Bingeefy
What if your fridge could tell you exactly what to cook?
Figma
UX Design
UI Design
Prototype
INTRODUCTION
Bingeefy set out to build an AI-powered app that could turn whatever ingredients a user had into recipe recommendations. The app allowed users to scan items with their camera, select ingredients from a list, or call them out for the AI to recognise. Along side recipe suggestions, the platform also included a calorie tracker, ingredient marketplace, restaurant ordering options, community recipe sharing, and Meal Planning (Calender).
The Challenge
The vision was ambitious — combining five major features into one app — which meant balancing scope, usability, and design clarity. While I recommended a staged, beta-style release to allow features to be refined with real-time user data, the decision was made to launch all features together. This required a design that made everything accessible without overwhelming the user.
Deliverables
Ingredient Scanning & Selection
Designed three ways for users to add ingredients — scanning with the camera, manual selection from an in-app list, and voice input via AI recognition — making the process flexible and accessible.

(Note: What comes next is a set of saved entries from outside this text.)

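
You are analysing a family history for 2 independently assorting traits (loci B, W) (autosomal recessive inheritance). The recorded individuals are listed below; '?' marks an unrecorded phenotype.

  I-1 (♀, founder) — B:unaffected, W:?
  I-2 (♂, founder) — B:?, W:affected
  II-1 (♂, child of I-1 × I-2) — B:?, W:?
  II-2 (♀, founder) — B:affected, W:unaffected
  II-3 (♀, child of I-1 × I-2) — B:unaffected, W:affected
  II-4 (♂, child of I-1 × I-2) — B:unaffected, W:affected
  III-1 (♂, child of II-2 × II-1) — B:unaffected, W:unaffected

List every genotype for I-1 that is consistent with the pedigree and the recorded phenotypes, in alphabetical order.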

Navigation & Feature Access
With multiple high-value features, I used a dropdown menu for secondary options, while the bottom navigation highlighted the most-used tools like ingredient scanning, recipe suggestions, and meal tracker.


Recipe Recommendations
Created recipe result screens that dynamically calculate total calories based on selected ingredients, with step-by-step instructions and integrated video guides for each dish.


Calorie Tracker
Built a tracker that lets users set a daily calorie limit and receive notifications when they’re close to exceeding it. Calorie counts are automatically factored into all recipe recommendations.

Meal Planner & Calendar Integration
Designed a meal planning tool that allows users to schedule recipes by day and time, fully integrated with a calendar view for easy planning.

Community & Social Features
Enabled users to join or create food groups, post progress articles, share recipes, and get notified when other members try their shared dishes — encouraging engagement and knowledge sharing.


RESULTS
The design was approved and prepared for development. While the product has not yet launched, the project provided valuable insight into designing for complex, multi-feature platforms. The experience reinforced the importance of aligning scope with a clear primary focus, while still delivering a design system ready to support future growth.